Raphaël Coumès-Marquet et Elena Vostrotina dans The Grey Area (chor. David Dawson)
Le cours public est un spectacle en soi, qui nous
offre une agréable mise en bouche. Il est donné par Howard Quintero, un
Cubain, et accompagné par une formidable pianiste, Natalya Chepurenko,
qui apporte un dynamisme bienvenu à un choix diversifié de musiques de
ballet. La barre laisse voir quelques regroupements nationaux : les
danseurs de Dresde d'un côté, les Anglais et les Cubains d'un autre,
tandis qu'à la barre centrale trônent nos quatre Français, présents en
force – une fois n'est pas coutume dans ce genre de contexte -, avec les
représentants de l'Opéra de Paris et du San Francisco Ballet. Au milieu
les choses s'animent naturellement avec une saine et enthousiasmante
compétition de sauts et de pirouettes entre les garçons – Isaac
Hernandez, un formidable danseur du Het Nationale Ballet qui semble ne
pas connaître l'existence du sol, François Alu, qu'on ne présente plus,
et le mythique Rolando - «Rolandito» - Sarabia, qui allie à une
extraordinaire virtuosité cette rareté, l'élégance du geste, jusque dans
ses épaulements et ses mains, tellement cubaines. A cette
démonstration, qui réchauffe l'assistance et emballe les
applaudissements, succède une coda endiablée de fouettés et de tours,
réclamée par les danseurs eux-mêmes. Bref, le «dédain de la prouesse»

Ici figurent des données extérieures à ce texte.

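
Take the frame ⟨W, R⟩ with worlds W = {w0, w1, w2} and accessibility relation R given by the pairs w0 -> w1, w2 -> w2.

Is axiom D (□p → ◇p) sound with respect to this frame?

No

The schema D characterises exactly the serial frames.
Serial: no — w1 has no R-successor.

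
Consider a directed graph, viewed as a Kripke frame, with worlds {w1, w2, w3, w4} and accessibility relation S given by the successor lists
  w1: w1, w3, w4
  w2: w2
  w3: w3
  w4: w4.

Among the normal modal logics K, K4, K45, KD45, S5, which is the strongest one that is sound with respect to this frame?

K4

Transitive (axiom 4): yes — every two-step S-path is closed by a direct edge.
Euclidean (axiom 5): no — w1 S w3 and w1 S w4, but not w3 S w4.
Serial (axiom D): yes — every world has a successor (e.g. w1 S w1).
Reflexive (axiom T): yes — every world is S-related to itself.
So F validates K, K4; K45 would additionally require S to be Euclidean. The strongest is K4.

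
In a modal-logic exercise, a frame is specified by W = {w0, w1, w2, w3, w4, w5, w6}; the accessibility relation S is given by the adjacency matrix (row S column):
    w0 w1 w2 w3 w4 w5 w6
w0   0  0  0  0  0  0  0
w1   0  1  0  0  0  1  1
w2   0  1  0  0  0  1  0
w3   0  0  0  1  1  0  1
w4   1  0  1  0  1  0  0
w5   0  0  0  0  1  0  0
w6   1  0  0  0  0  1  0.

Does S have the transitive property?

No

Transitive: no — w1 S w5 and w5 S w4, but not w1 S w4.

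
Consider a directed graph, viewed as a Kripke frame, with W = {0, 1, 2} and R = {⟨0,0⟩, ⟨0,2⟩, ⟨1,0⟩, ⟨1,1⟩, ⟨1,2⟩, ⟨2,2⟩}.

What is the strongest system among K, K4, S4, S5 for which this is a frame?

Transitive (axiom 4): yes — every two-step R-path is closed by a direct edge.
Reflexive (axiom T): yes — every world is R-related to itself.
Euclidean (axiom 5): no — 1 R 2 and 1 R 0, but not 2 R 0.
So F validates K, K4, S4; S5 would additionally require R to be Euclidean. The strongest is S4.

S4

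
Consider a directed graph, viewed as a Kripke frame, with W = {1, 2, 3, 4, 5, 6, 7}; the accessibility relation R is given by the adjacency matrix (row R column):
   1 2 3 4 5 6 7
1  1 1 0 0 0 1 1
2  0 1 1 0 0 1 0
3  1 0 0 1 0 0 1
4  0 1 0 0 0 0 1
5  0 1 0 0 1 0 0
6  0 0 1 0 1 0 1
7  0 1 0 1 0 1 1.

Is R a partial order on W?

Reflexive: no — 3 is not related to itself.
Transitive: no — 1 R 2 and 2 R 3, but not 1 R 3.
Antisymmetric: no — 4 R 7 and 7 R 4 with 4 ≠ 7.
So R is not a partial order.

No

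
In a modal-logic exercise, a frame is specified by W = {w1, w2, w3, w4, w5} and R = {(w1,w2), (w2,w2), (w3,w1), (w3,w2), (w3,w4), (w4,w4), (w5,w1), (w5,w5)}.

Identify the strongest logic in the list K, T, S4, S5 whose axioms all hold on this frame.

K

Reflexive (axiom T): no — w1 is not related to itself.
Transitive (axiom 4): no — w5 R w1 and w1 R w2, but not w5 R w2.
Euclidean (axiom 5): no — w3 R w1 and w3 R w4, but not w1 R w4.
So F validates K; T would additionally require R to be reflexive. The strongest is K.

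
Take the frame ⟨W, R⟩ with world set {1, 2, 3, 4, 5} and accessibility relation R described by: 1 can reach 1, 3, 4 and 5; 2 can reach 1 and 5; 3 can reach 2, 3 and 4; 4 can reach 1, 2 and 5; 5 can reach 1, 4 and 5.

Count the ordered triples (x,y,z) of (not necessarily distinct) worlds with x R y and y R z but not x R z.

14

Enumerating: (1,3,2), (1,4,2), (2,1,3), (2,1,4), (2,5,4), (3,2,1), (3,2,5), (3,4,1), (3,4,5), (4,1,3), (4,1,4), (4,5,4), (5,1,3), (5,4,2).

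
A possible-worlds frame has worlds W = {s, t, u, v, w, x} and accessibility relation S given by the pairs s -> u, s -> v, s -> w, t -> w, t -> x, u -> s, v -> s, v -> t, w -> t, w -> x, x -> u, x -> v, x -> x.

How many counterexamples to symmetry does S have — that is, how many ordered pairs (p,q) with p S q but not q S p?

Enumerating: (s,w), (t,x), (v,t), (w,x), (x,u), (x,v).

6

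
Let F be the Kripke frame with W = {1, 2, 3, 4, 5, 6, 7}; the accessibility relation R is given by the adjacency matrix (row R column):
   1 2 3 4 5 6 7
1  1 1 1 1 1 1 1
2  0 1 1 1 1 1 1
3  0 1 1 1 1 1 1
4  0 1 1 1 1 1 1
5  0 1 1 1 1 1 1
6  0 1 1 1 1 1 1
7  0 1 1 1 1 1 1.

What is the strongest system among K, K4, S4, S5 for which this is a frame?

S4

Transitive (axiom 4): yes — every two-step R-path is closed by a direct edge.
Reflexive (axiom T): yes — every world is R-related to itself.
Euclidean (axiom 5): no — 1 R 2 and 1 R 1, but not 2 R 1.
So F validates K, K4, S4; S5 would additionally require R to be Euclidean. The strongest is S4.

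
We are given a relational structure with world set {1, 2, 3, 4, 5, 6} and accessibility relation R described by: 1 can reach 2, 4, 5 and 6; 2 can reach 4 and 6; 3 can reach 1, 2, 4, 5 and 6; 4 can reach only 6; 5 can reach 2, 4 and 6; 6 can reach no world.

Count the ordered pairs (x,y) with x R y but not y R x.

Enumerating: (1,2), (1,4), (1,5), (1,6), (2,4), (2,6), (3,1), (3,2), (3,4), (3,5), (3,6), (4,6), (5,2), (5,4), (5,6).

15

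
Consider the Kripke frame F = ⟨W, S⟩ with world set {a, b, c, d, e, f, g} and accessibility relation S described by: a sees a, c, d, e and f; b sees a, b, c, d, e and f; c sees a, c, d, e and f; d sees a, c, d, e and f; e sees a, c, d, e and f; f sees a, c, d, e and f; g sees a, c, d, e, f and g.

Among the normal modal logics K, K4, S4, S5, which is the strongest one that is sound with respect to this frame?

S4

Transitive (axiom 4): yes — every two-step S-path is closed by a direct edge.
Reflexive (axiom T): yes — every world is S-related to itself.
Euclidean (axiom 5): no — b S a and b S b, but not a S b.
So F validates K, K4, S4; S5 would additionally require S to be Euclidean. The strongest is S4.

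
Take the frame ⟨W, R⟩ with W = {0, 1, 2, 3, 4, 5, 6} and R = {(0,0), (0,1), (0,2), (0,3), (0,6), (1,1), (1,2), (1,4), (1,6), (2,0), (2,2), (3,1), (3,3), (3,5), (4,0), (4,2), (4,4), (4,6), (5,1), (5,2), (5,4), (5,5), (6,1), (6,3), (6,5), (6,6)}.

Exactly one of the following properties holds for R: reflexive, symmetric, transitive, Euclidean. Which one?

reflexive

Reflexive: yes — every world is R-related to itself.
Symmetric: no — 0 R 1 but not 1 R 0.
Transitive: no — 0 R 1 and 1 R 4, but not 0 R 4.
Euclidean: no — 0 R 1 and 0 R 3, but not 1 R 3.
Only reflexive holds.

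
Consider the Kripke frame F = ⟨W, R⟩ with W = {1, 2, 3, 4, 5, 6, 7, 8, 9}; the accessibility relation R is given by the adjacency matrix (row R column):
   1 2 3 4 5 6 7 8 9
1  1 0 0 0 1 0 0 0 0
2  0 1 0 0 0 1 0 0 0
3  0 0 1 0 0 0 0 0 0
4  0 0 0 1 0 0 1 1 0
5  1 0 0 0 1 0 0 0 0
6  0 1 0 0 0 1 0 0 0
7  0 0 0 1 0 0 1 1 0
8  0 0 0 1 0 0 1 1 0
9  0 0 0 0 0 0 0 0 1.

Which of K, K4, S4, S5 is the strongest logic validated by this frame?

S5

Transitive (axiom 4): yes — every two-step R-path is closed by a direct edge.
Reflexive (axiom T): yes — every world is R-related to itself.
Euclidean (axiom 5): yes — any two successors of a common world are R-related.
So F validates K, K4, S4, S5. The strongest is S5.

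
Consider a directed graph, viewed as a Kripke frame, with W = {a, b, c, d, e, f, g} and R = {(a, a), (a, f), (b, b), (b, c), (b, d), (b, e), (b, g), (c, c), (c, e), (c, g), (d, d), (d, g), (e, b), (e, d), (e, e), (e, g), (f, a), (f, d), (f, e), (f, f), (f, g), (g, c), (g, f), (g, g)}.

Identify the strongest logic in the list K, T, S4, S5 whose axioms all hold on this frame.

Reflexive (axiom T): yes — every world is R-related to itself.
Transitive (axiom 4): no — a R f and f R d, but not a R d.
Euclidean (axiom 5): no — b R c and b R d, but not c R d.
So F validates K, T; S4 would additionally require R to be transitive. The strongest is T.

T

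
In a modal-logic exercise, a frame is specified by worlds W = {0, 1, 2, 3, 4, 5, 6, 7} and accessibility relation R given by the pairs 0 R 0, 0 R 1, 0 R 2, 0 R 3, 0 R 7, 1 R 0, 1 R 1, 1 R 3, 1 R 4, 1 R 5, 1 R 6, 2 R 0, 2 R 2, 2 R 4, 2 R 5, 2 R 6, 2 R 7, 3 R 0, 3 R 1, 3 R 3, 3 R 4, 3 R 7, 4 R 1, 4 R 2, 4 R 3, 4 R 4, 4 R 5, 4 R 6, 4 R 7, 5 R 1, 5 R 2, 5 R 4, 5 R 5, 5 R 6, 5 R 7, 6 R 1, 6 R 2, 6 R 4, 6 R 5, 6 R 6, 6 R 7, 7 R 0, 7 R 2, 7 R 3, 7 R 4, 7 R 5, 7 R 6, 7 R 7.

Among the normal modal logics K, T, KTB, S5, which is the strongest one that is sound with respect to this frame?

KTB

Reflexive (axiom T): yes — every world is R-related to itself.
Symmetric (axiom B): yes — every pair in R has its reverse in R.
Euclidean (axiom 5): no — 0 R 1 and 0 R 2, but not 1 R 2.
So F validates K, T, KTB; S5 would additionally require R to be Euclidean. The strongest is KTB.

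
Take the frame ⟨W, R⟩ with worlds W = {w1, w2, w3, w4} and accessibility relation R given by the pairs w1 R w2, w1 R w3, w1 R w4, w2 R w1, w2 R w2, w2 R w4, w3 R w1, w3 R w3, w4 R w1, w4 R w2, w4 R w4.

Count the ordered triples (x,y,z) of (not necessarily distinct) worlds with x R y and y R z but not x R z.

Enumerating: (w1,w2,w1), (w1,w3,w1), (w1,w4,w1), (w2,w1,w3), (w3,w1,w2), (w3,w1,w4), (w4,w1,w3).

7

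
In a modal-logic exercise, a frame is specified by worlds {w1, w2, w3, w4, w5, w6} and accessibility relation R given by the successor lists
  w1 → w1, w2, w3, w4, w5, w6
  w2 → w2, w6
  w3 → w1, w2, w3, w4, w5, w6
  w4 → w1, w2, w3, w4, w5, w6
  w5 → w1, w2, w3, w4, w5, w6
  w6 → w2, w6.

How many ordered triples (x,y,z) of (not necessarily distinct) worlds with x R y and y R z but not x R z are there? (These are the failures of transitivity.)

0

R is transitive; there are no such tuples.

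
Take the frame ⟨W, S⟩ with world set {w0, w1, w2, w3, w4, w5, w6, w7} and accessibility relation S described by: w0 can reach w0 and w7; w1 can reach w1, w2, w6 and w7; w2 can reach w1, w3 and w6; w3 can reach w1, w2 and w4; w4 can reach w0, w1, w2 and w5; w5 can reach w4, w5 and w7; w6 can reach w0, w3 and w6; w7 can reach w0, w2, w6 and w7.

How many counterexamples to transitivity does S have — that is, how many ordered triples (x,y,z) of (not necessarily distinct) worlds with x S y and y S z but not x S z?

37

Enumerating: (w0,w7,w2), (w0,w7,w6), (w1,w2,w3), (w1,w6,w0), (w1,w6,w3), (w1,w7,w0), (w2,w1,w2), (w2,w1,w7), (w2,w3,w2), (w2,w3,w4), (w2,w6,w0), (w3,w1,w6), … and 25 more.
Total: 37.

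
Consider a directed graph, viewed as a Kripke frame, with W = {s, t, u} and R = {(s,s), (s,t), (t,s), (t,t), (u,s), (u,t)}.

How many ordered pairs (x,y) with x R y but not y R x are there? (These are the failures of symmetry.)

Enumerating: (u,s), (u,t).

2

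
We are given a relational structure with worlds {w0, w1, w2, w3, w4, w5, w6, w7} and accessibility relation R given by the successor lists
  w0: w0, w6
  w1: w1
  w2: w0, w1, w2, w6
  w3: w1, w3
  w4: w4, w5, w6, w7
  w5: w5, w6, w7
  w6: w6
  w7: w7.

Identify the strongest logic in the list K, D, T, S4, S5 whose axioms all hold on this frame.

Serial (axiom D): yes — every world has a successor (e.g. w0 R w0).
Reflexive (axiom T): yes — every world is R-related to itself.
Transitive (axiom 4): yes — every two-step R-path is closed by a direct edge.
Euclidean (axiom 5): no — w2 R w0 and w2 R w1, but not w0 R w1.
So F validates K, D, T, S4; S5 would additionally require R to be Euclidean. The strongest is S4.

S4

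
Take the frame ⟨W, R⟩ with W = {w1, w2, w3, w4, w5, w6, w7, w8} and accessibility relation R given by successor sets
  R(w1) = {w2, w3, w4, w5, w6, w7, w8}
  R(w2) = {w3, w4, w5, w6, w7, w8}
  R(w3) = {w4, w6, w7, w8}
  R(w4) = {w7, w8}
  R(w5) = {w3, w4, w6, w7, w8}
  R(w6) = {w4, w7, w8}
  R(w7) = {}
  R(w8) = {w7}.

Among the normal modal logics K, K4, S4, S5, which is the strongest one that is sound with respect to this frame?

K4

Transitive (axiom 4): yes — every two-step R-path is closed by a direct edge.
Reflexive (axiom T): no — w1 is not related to itself.
Euclidean (axiom 5): no — w1 R w3 and w1 R w2, but not w3 R w2.
So F validates K, K4; S4 would additionally require R to be reflexive. The strongest is K4.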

peut aller se rhabiller et Louis XIV avec.
Le soin apporté dans l'organisation se retrouve
lors de la représentation. Nejma Ben Brahim, présentatrice à la diction
impeccable, introduit au fil du spectacle les danseurs et les morceaux
dansés. Le propos est pédagogique, parfois un brin emphatique, mais
néanmoins toujours éclairant. C'est surtout une belle marque de respect
envers les spectateurs et les danseurs, traités comme des artistes,
attachés à une maison ou à un répertoire, et non comme de simples
débiteurs de pirouettes en série – trois petits tours et puis s'en vont.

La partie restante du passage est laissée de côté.